Ora l’allarme inflazione viene anche dalla Cina: che succede?

Inflazione: aumento in arrivo anche a causa della Cina?

I prezzi alla produzione della Cina sono aumentati al ritmo più veloce in oltre due anni a febbraio.

Il dato si unisce così al petrolio in rialzo, alla carenza di chip per computer e all’aumento dei costi di spedizione agitando ancora di più il vento favorevole alle pressioni inflazionistiche globali.

Nel dettaglio, l’indice dei prezzi alla produzione cinese è salito dell’1,7% rispetto all’anno precedente, superando le previsioni degli economisti a +1,5% e il precedente risultato di gennaio a 0,3%.

Considerando che Pechino è uno dei maggiori produttori di riferimento per il mondo, i suoi prezzi alla produzione in ripresa aumentano la prospettiva che inizierà a esportare l’inflazione a livello globale, con le fabbriche a incrementare i prezzi delle merci vendute all’estero.

Da sottolineare, che i mercati obbligazionari sono già stati turbati dalle aspettative di una crescita globale più rapida e di un massiccio stimolo fiscale negli Stati Uniti che spingerà verso l’alto l’inflazione.

Tutte le spinte sull’inflazione: cosa aspettarsi?

Sono diverse, quindi, le spinte che stanno spostando verso l’alto l’inflazione.

I prezzi alla produzione cinesi hanno contribuito notevolmente all’inflazione globale negli ultimi decenni, poiché le catene di approvvigionamento sono diventate più integrate.

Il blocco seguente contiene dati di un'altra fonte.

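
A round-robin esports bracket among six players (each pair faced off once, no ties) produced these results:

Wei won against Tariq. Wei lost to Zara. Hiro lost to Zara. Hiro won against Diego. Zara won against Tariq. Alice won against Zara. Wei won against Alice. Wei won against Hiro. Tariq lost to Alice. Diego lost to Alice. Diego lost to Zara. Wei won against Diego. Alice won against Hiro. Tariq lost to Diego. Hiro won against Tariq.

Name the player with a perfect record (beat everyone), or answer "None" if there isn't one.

None

Highest win total is Zara with 4 (out of 5 possible).
Zara lost to Alice, so no player went undefeated.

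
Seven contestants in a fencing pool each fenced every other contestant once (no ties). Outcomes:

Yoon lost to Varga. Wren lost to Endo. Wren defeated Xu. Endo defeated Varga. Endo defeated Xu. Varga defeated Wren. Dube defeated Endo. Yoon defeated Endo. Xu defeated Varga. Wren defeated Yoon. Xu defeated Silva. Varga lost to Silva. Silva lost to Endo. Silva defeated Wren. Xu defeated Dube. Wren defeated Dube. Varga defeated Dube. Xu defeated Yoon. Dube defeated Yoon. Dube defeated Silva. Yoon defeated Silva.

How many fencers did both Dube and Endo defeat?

Dube beat: Silva, Endo, Yoon.
Endo beat: Silva, Varga, Xu, Wren.
Both beat: Silva — 1.

1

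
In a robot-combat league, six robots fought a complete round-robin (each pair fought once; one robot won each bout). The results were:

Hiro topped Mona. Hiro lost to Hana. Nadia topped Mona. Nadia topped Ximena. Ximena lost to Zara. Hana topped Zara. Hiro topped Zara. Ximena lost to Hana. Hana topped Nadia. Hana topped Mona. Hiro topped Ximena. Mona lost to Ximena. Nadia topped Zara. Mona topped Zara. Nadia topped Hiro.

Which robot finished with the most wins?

Hana

Win totals: Nadia 4, Hiro 3, Hana 5, Ximena 1, Mona 1, Zara 1.
Hana leads with 5 wins (next highest: 4).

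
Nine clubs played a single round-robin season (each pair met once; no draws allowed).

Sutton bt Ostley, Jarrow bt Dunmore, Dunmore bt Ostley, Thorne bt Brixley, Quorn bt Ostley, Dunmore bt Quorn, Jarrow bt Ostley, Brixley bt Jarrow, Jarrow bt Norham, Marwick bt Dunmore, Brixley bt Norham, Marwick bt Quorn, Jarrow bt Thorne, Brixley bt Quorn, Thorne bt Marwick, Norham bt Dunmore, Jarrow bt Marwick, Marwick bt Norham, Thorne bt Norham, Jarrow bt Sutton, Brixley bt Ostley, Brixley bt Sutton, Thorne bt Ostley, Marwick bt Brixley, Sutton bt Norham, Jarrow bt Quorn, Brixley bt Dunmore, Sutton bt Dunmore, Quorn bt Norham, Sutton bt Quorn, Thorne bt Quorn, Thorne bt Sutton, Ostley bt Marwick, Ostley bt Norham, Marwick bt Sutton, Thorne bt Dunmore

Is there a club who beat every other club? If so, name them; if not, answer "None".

None

Highest win total is Thorne with 7 (out of 8 possible).
Thorne lost to Jarrow, so no club went undefeated.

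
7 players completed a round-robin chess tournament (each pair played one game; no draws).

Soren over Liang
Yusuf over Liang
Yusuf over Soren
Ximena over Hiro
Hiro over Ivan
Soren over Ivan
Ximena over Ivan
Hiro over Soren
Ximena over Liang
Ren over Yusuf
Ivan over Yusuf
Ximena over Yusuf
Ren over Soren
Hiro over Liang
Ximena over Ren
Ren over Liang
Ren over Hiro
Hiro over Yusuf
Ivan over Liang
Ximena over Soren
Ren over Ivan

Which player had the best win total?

Ximena

Win totals: Yusuf 2, Ivan 2, Hiro 4, Soren 2, Ren 5, Liang 0, Ximena 6.
Ximena leads with 6 wins (next highest: 5).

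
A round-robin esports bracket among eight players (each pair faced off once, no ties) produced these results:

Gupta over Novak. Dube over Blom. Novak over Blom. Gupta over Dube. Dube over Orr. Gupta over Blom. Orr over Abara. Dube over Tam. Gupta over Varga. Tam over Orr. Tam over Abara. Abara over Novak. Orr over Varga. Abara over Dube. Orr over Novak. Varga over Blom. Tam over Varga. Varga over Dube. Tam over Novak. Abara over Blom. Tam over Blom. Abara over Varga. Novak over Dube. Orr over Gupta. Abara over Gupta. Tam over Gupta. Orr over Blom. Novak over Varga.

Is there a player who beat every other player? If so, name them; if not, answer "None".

Highest win total is Tam with 6 (out of 7 possible).
Tam lost to Dube, so no player went undefeated.

None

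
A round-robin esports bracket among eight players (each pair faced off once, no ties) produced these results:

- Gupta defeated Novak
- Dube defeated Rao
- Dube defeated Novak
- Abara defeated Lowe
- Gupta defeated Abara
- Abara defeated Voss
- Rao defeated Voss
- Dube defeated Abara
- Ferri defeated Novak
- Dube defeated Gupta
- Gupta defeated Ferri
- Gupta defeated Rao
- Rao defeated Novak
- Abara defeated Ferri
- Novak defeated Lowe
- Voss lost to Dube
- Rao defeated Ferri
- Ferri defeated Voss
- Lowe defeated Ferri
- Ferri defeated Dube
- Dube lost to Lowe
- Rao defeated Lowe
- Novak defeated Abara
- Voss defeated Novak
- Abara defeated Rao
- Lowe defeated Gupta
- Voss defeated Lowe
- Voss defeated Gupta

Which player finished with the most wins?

Dube

Win totals: Lowe 3, Dube 5, Voss 3, Gupta 4, Ferri 3, Rao 4, Novak 2, Abara 4.
Dube leads with 5 wins (next highest: 4).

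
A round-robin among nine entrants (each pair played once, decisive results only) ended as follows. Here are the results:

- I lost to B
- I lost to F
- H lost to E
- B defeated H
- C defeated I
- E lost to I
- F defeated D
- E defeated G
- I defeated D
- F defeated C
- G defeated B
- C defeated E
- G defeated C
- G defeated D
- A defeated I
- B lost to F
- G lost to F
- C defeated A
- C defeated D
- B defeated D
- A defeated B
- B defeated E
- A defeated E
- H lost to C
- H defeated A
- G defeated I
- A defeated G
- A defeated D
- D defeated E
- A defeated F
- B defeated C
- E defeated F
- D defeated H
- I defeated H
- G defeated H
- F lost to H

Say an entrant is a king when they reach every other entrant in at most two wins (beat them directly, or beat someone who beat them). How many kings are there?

7

A reaches everyone (king).
B reaches everyone (king).
C reaches everyone (king).
D cannot reach B, C, I in two steps.
E reaches everyone (king).
F reaches everyone (king).
G reaches everyone (king).
H reaches everyone (king).
I cannot reach B, C in two steps.
Kings: A, B, C, E, F, G, H — 7.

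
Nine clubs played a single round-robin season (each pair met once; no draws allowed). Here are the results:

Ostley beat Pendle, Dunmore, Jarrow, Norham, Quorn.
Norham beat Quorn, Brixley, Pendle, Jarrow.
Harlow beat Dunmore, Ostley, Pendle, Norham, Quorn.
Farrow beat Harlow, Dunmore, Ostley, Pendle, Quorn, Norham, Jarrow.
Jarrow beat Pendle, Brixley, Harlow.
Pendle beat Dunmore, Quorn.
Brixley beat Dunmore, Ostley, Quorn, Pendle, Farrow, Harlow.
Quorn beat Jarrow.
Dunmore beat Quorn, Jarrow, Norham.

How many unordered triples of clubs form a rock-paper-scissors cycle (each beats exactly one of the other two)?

Win totals: Ostley 5, Quorn 1, Brixley 6, Dunmore 3, Norham 4, Jarrow 3, Farrow 7, Pendle 2, Harlow 5.
A club with w wins dominates both others in C(w,2) triples; summing gives 10 + 0 + 15 + 3 + 6 + 3 + 21 + 1 + 10 = 69 transitive triples.
Total triples C(9,3) = 84, so cyclic triples = 84 − 69 = 15.

15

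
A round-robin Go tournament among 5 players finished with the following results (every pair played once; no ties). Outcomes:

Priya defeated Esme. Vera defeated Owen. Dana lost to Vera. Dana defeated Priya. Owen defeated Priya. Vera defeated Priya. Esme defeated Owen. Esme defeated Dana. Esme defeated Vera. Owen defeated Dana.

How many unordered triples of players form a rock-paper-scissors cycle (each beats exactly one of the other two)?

Win totals: Dana 1, Vera 3, Owen 2, Esme 3, Priya 1.
A player with w wins dominates both others in C(w,2) triples; summing gives 0 + 3 + 1 + 3 + 0 = 7 transitive triples.
Total triples C(5,3) = 10, so cyclic triples = 10 − 7 = 3.

3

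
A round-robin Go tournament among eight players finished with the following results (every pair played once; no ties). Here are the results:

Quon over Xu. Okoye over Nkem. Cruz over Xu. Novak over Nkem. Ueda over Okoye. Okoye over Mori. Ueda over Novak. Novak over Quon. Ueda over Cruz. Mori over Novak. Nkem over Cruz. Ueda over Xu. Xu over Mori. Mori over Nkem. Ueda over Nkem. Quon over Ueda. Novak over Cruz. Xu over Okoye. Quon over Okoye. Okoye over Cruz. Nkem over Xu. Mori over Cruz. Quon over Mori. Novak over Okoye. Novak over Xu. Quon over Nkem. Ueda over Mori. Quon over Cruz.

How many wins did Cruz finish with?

Cruz's results: beat Xu; lost to Ueda, Okoye, Nkem, Novak, Mori, Quon.
That is 1 win.

1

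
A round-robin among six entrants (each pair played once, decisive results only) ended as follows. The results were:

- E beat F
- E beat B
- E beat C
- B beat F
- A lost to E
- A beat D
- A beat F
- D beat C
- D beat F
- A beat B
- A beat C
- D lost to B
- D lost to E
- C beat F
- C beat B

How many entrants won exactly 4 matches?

1

Win totals: A 4, B 2, C 2, D 2, E 5, F 0.
Exactly 4: A — 1 entrant.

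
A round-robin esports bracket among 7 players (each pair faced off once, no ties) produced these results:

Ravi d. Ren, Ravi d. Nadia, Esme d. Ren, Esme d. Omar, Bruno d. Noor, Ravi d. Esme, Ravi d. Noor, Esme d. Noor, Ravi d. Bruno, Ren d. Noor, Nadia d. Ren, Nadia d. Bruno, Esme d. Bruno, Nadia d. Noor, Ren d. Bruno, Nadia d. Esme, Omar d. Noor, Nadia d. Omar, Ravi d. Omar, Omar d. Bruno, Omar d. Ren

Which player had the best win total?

Ravi

Win totals: Omar 3, Esme 4, Noor 0, Nadia 5, Ren 2, Ravi 6, Bruno 1.
Ravi leads with 6 wins (next highest: 5).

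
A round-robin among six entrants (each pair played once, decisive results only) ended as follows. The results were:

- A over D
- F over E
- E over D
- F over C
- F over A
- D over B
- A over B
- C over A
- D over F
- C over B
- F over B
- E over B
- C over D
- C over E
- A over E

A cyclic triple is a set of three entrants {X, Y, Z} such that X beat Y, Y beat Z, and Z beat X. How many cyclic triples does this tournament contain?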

Il calo dei prezzi della Cina, per esempio, è stato un fattore chiave della disinflazione nel 2012-2016 e ha reso difficile per le banche centrali altrove raggiungere i propri obiettivi di inflazione sostenuta.

Inoltre, il petrolio ha raggiunto i 70 dollari al barile, mentre i prezzi del rame e dei prodotti agricoli sono aumentati.

Le tariffe di spedizione sono aumentate e una carenza globale di chip per computer potrebbe far salire i prezzi.

Iris Pang, capo economista per la Grande Cina presso ING Groep NV a Hong Kong ha commentato:

“I prezzi dei metalli erano in aumento a causa dello stimolo fiscale globale da spendere in progetti infrastrutturali..Se il prezzo del greggio continua ad aumentare, spingerà verso l’alto altri prezzi, come il trasporto, e quindi i costi di produzione, allora potrebbe generare inflazione”

In più, la Cina ha visto anche un incremento dei prezzi delle materie prime. Tuttavia, Pechino potrebbe svolgere un ruolo meno dominante nell’esportazione dell’inflazione globale, dato che il Governo è sulla buona strada per inasprire gli stimoli fiscali e le misure sulla proprietà, con un target di crescita “sotto tono”.